I am humbled as I look inward because I can see that my sinful nature still struggles to dominate even when surrounded by God’s daily grace. When tiredness and fatigue set it, how much harder it is to follow God’s will. And yet God still provides the moments of peace both Tess and I need to pull through. I can only be grateful.
I am further humbled with the way friends have stopped to offer support to my pregnant wife. Visits, favors, and kind words have all been given. Stories have been shared and the realization is that everyone is struggling this year. There are mountains to climb and big decisions that need to be made. I pray you all seek God’s guidance fervently to serve as your North Star as you navigate through the fog.
In the Bible Jabez dared to pray for a blessing from God. He prayed for great blessings to come into his life. In fact this is all this man is known for in scripture. But the Bible goes on to say that God granted him this request and he was blessed...I am daring to do the same...
God bless me...
God bless us all...
God bless Tatay Pelayo...
So that in the end all will know that you are a great God and you care for your children...
Sunday, January 2, 2011
Rebuilding the Base and New Year...
I am very happy that I could finally take a break from it all and play around with CS5 and some ideas for a blog re-design for 2011. I am far from having anything nice enough so everything on here is sort of a place-holder till true inspiration hits...

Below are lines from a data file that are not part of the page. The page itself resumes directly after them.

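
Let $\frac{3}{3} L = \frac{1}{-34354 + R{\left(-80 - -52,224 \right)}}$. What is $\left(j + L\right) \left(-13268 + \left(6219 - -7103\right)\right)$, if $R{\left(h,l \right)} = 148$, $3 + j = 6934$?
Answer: $\frac{2133736065}{5701} \approx 3.7427 \cdot 10^{5}$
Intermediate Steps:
$j = 6931$ ($j = -3 + 6934 = 6931$)
$L = - \frac{1}{34206}$ ($L = \frac{1}{-34354 + 148} = \frac{1}{-34206} = - \frac{1}{34206} \approx -2.9235 \cdot 10^{-5}$)
$\left(j + L\right) \left(-13268 + \left(6219 - -7103\right)\right) = \left(6931 - \frac{1}{34206}\right) \left(-13268 + \left(6219 - -7103\right)\right) = \frac{237081785 \left(-13268 + \left(6219 + 7103\right)\right)}{34206} = \frac{237081785 \left(-13268 + 13322\right)}{34206} = \frac{237081785}{34206} \cdot 54 = \frac{2133736065}{5701}$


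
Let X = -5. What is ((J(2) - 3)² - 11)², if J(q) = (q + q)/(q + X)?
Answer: 4900/81 ≈ 60.494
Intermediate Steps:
J(q) = 2*q/(-5 + q) (J(q) = (q + q)/(q - 5) = (2*q)/(-5 + q) = 2*q/(-5 + q))
((J(2) - 3)² - 11)² = ((2*2/(-5 + 2) - 3)² - 11)² = ((2*2/(-3) - 3)² - 11)² = ((2*2*(-⅓) - 3)² - 11)² = ((-4/3 - 3)² - 11)² = ((-13/3)² - 11)² = (169/9 - 11)² = (70/9)² = 4900/81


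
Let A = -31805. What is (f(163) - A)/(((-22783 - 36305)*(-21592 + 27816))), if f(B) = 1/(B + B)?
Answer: -10368431/119890970112 ≈ -8.6482e-5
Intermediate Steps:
f(B) = 1/(2*B)
(f(163) - A)/(((-22783 - 36305)*(-21592 + 27816))) = ((½)/163 - 1*(-31805))/(((-22783 - 36305)*(-21592 + 27816))) = ((½)*(1/163) + 31805)/((-59088*6224)) = (1/326 + 31805)/(-367763712) = (10368431/326)*(-1/367763712) = -10368431/119890970112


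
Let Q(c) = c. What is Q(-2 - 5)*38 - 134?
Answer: -400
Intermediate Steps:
Q(-2 - 5)*38 - 134 = (-2 - 5)*38 - 134 = -7*38 - 134 = -266 - 134 = -400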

Well this entry is a belated New Years shout out that I hope you will take the time read through. Yeah I know it is running a bit late but it is just as heart-felt as when I originally "penned" it.
My wife has not had an easy time of it with this pregnancy. I suspect that most of it is that it is her first so this is all uncharted territory for her bit we have also had some legitimate scares so far. Because of this I would like to express gratefulness to all her friends who have show their love and support during this time. I think this journey would be a lot harder if none of you were willing to take the time to spend time with her in our home. So thank you so much all!
Our home was also blessed with the visit of Marvin, his wife Ana, the family her sister Marta, and all their kids on Christmas day. Our home was filled with the laughter of children and music! Thank you also Marvin for your very generous gift. When I opened a certain piece of software on it, it brought tears to my eyes because it has been a while since I’ve been truly up to date with something that was a big part of my life for many years. Hopefully in 2011 we will see a bit of revival in that arena. Gracias my friend!
I am also grateful that my parents were with me on Christmas Eve and a bit of Christmas day. I know I am lucky for there are many who do not have this privilege for one reason or another. Whenever I am around them, even though it is for brief moments these days, I feel secure and happy. Thank you for being there.
There are too many people to thank and you know who you are. I can only hope that 2011, in spite of whatever challenges will come your way, will also be filled with joy, laughter, love, and hope. Know that you are appreciated and cherished by Tess and I. God bless us all in 2011!